PAIN IS A WARNING. Get your hand off the stove. Go to the ER and get that bloody gash sewed up. This is acute pain, you can see there is something wrong and it tells you you’d better do something pronto.
But what about joint pain in hips and knees that creeps up, goes away, and then creeps up and stays. What to do?
Harvard Health Publishing connected to Harvard Medical School provides on line articles under the heading of HEALTHbeat. It often provides fodder for my blogs as it does this month.
The article titled Exercising with Knee or Hip Pain suggests that if you have knee or hip pain that it may be time to “up your exercise game!” And that it is an effective treatment for knee and hip problems.
It goes on….
”Strong muscles around a damaged knee or hip can help support a joint by taking over some of its responsibilities. For example, your hips will have an easier time supporting your body weight if your quadriceps, gluteals, hamstrings, and abdominal muscles are strong.”
“Strong quadriceps and hamstrings can take over much of the shock-absorbing role usually played by the meniscus or cartilage in the knee. The proper balance of strength in the muscles can hold the joint in the most functional and least painful position. With any knee or hip problem, the first muscles to lose strength are the largest antigravity muscles—the quadriceps and gluteals—so an exercise plan for any injury is likely to focus on these.”
“Muscles work in pairs: one contracts while the opposing one relaxes. For example, when you straighten your knee, your quadriceps on the front of your thigh contracts, and the hamstrings on the back relax. Imbalances in the function of paired muscles can cause joint problems and invite injury.”
“If your hamstrings are tight, your quadriceps can’t contract fully and may weaken, so exercise the quadriceps and hamstrings (the opposing muscles) equally. Flexibility exercises (to stretch and relax specific muscles) are an important part of an exercise plan to improve joint function.”

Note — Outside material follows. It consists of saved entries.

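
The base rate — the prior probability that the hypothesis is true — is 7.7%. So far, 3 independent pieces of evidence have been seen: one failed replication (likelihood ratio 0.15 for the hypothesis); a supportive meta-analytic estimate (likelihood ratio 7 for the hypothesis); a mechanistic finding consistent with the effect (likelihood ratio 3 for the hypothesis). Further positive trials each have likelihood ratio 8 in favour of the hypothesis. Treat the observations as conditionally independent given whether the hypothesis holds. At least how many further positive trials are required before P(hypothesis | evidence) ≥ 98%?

3

Prior odds = 0.077/0.923 = 77/923.
Combined Bayes factor of the evidence already in hand = 0.15 × 7 × 3 = 3.15.
Odds after that evidence = (77/923) × 3.15 = 4851/18460.
Target odds = 0.98/0.02 = 49.
Need 8ⁿ ≥ 49 ÷ (4851/18460) = 18460/99.
8² = 64 falls short of 18460/99 but 8³ = 512 reaches it, so n = 3.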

And all of this is true. What seems to be missing is this: damaged muscles that have been overused or abused in some way through accidents, sports or occupations, for instance, tend to tighten, spasm and become less flexible. Tight muscles shorten and pull on the joints where they are attached causing pain.

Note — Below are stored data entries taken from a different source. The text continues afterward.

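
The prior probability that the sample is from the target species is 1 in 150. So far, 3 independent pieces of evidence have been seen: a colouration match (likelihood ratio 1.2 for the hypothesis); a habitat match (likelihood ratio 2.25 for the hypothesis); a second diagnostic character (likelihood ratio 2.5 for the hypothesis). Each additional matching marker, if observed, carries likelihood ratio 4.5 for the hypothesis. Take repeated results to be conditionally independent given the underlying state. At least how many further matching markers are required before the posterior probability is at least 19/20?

5

Prior odds = (1/150)/(149/150) = 1/149.
Combined Bayes factor of the evidence already in hand = 1.2 × 2.25 × 2.5 = 6.75.
Odds after that evidence = (1/149) × 6.75 = 27/596.
Target odds = 0.95/0.05 = 19.
Need 4.5ⁿ ≥ 19 ÷ (27/596) = 11324/27.
4.5⁴ = 410.0625 falls short of 11324/27 but 4.5⁵ = 1845.28125 reaches it, so n = 5.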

A shortened muscle, which is less flexible and has a shorter range of motion, is weaker. It is kind of like the difference between a short and long back swing in tennis. The longer swing has more power. It is very difficult to stretch a muscle out of its tightness or spasm. Figure that your hamstrings are like a rope. When in spasm they have tiny knots along the way. Would you pull the ends of the rope to get the knots out? Of course you wouldn’t. You would untie the knots first. The rope would immediately be longer.
How do you get rid of the knots in your hamstrings?
Use Bonnie Prudden Myotherapy®.
Go here to learn more, save yourself time and money,
and erase the pain from your hips, knees and life.
Bonnie Prudden – Trigger Points – Myotherapy – Bonnie Prudden Myotherapy
We teach this to 1st graders so surely you can learn.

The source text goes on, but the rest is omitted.